Oh, one more thing. The Mall of America is flanked by two gigantic parking ramps. You’re pointed to your parking spot by helpful attendants. I was guided to level P6 (Tennessee) and I paused outside my car to take a few puffs from the afternoon cigar. I should note that I had made three trips back into the house after I’d first attempted to leave – forgot the videos, forgot the iPod, forgot the checkbook. I seemed to hit every light on the way to the freeway; I took the wrong exit, thinking there was still construction on Killebrew. A hundred random elements conspired to put me exactly where I was, walking toward the skyway, thinking: you know, I would hate to run into that Lisa character I met last week, the one who hit me up for five bucks with a hard-luck story, but it would make a great Bleat moment.
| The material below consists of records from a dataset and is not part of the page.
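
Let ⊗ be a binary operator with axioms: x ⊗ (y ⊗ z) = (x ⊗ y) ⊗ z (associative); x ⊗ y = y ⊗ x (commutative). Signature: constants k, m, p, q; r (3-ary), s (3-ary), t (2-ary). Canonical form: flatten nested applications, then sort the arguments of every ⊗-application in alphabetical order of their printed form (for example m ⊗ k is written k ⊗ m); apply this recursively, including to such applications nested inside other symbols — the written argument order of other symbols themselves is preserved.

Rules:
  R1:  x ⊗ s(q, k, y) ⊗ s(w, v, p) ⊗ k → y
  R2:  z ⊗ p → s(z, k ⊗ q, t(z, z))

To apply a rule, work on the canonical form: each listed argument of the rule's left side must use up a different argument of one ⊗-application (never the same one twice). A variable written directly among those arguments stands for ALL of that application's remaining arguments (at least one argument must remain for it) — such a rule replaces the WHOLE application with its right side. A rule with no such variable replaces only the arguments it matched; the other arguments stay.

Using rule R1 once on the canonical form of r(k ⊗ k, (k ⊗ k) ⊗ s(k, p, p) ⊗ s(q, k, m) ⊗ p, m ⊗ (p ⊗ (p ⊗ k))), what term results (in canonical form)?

Answer: r(k ⊗ k, m, k ⊗ m ⊗ p ⊗ p)

Derivation:
Canonical form:  r(k ⊗ k, k ⊗ k ⊗ p ⊗ s(k, p, p) ⊗ s(q, k, m), k ⊗ m ⊗ p ⊗ p)
R1 matches:  uses k, s(k, p, p), s(q, k, m);  v := p, w := k, x := k ⊗ p, y := m
The variable takes the whole remainder — replace the entire application.
Result:  r(k ⊗ k, m, k ⊗ m ⊗ p ⊗ p)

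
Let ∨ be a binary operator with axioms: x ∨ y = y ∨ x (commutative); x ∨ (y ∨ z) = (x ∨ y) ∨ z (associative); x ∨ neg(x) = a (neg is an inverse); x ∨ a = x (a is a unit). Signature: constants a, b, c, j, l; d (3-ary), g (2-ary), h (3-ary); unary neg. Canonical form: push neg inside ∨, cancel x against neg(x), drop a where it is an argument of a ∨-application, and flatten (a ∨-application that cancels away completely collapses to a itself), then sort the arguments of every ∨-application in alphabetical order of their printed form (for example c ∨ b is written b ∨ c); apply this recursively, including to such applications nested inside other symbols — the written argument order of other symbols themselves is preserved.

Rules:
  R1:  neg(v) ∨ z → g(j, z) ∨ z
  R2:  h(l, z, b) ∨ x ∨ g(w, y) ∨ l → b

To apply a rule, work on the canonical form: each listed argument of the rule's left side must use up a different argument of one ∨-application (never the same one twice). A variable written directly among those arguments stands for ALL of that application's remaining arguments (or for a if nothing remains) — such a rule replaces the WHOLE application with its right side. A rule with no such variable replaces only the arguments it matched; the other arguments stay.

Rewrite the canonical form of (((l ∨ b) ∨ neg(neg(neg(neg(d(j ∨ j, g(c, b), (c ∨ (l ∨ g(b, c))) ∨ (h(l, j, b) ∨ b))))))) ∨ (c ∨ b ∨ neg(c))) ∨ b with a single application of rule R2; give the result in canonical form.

Answer: b ∨ b ∨ b ∨ d(j ∨ j, g(c, b), b) ∨ l

Derivation:
Canonical form:  b ∨ b ∨ b ∨ d(j ∨ j, g(c, b), b ∨ c ∨ g(b, c) ∨ h(l, j, b) ∨ l) ∨ l
R2 matches:  uses g(b, c), h(l, j, b), l;  w := b, x := b ∨ c, y := c, z := j
Every leftover argument binds to the variable; the entire application is replaced.
Result:  b ∨ b ∨ b ∨ d(j ∨ j, g(c, b), b) ∨ l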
And there she was. Walking away from the skyway. Her? Huh? Quick check – black hair, tattooed forearms, and that purse: black on top, pink bottom.

A hundred random elements. Ten seconds earlier, ten seconds later, I would have missed her. So now I look at that fiver as the price of admission: $1.25 for the set up, $1.25 for the second act. The final act will come, and it’ll be worth $2.50 just to see the look on her face if she comes up to me again, and I whip out the cell phone.
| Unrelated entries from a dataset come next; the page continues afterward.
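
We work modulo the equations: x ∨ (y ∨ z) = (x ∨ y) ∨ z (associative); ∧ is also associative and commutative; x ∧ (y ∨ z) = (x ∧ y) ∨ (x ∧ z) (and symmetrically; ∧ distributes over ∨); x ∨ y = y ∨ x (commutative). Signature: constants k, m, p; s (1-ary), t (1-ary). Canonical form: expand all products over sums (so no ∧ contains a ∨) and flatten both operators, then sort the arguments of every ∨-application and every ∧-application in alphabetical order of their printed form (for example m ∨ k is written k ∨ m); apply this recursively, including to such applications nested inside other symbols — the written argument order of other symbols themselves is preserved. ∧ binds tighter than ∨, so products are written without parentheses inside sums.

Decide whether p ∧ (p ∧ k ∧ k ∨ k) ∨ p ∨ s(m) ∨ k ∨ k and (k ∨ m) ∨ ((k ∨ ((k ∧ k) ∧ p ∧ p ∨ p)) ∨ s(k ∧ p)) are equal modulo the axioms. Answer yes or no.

Answer: no — k ∨ k ∨ k ∧ k ∧ p ∧ p ∨ k ∧ p ∨ p ∨ s(m) vs k ∨ k ∨ k ∧ k ∧ p ∧ p ∨ m ∨ p ∨ s(k ∧ p)

Derivation:
Left:  p ∧ (p ∧ k ∧ k ∨ k) ∨ p ∨ s(m) ∨ k ∨ k
  Expand products over sums:  k ∧ k ∧ p ∧ p ∨ k ∧ p ∨ p ∨ s(m) ∨ k ∨ k
  Order the arguments:  k ∨ k ∨ k ∧ k ∧ p ∧ p ∨ k ∧ p ∨ p ∨ s(m)
Right:  (k ∨ m) ∨ ((k ∨ ((k ∧ k) ∧ p ∧ p ∨ p)) ∨ s(k ∧ p))
  Flatten:  k ∨ m ∨ k ∨ k ∧ k ∧ p ∧ p ∨ p ∨ s(k ∧ p)
  Sort:  k ∨ k ∨ k ∧ k ∧ p ∧ p ∨ m ∨ p ∨ s(k ∧ p)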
“Control? I have located Lisa 697. Deploy the rovers.”

I’m not bitter. Before I wondered if I was a chump, and now I know I am a chump. That’s worth five bucks.

Thanks to Brian, I saw this.

The website has some more posters for you to print off and post:

Fine. Whatever. Meanwhile, we have an Orange Alert in NYC. One of the targets is supposedly the Citicorp building. Why? Well, it has some Saudi investment, but what doesn’t. Perhaps it’s the distinctive nature of the building, which is one of the few 70s structures I really love. I’ve always had a soft-spot for the Citicorp, even though it does things I don’t like – the way it lifts its skirts and shows its structural pillars, for example, is a classic piece of nonsense-on-stilts 70s design, but this is one of the few examples where it works. The sunken plaza is one of my favorite spots in New York, but only at sunset. In the afternoon everyone’s broiling in the pit; at rush hour it’s dense and frenetic. At twilight time - when there’s that perfect Manhattan balance between the lights in the towers and the glow of the sky – the Citicorp corner is one of the finest spots in Midtown. You can clamber down, look up and out: such a view.

Like the WTC, it has a shopping mall and a subway station, which makes it an appealing target.

And it has a church. The famous chapel whose interior was designed by Louise Nevelson. American bank, Saudi interests, heathen temple: no wonder they reinforced the pillars in 02.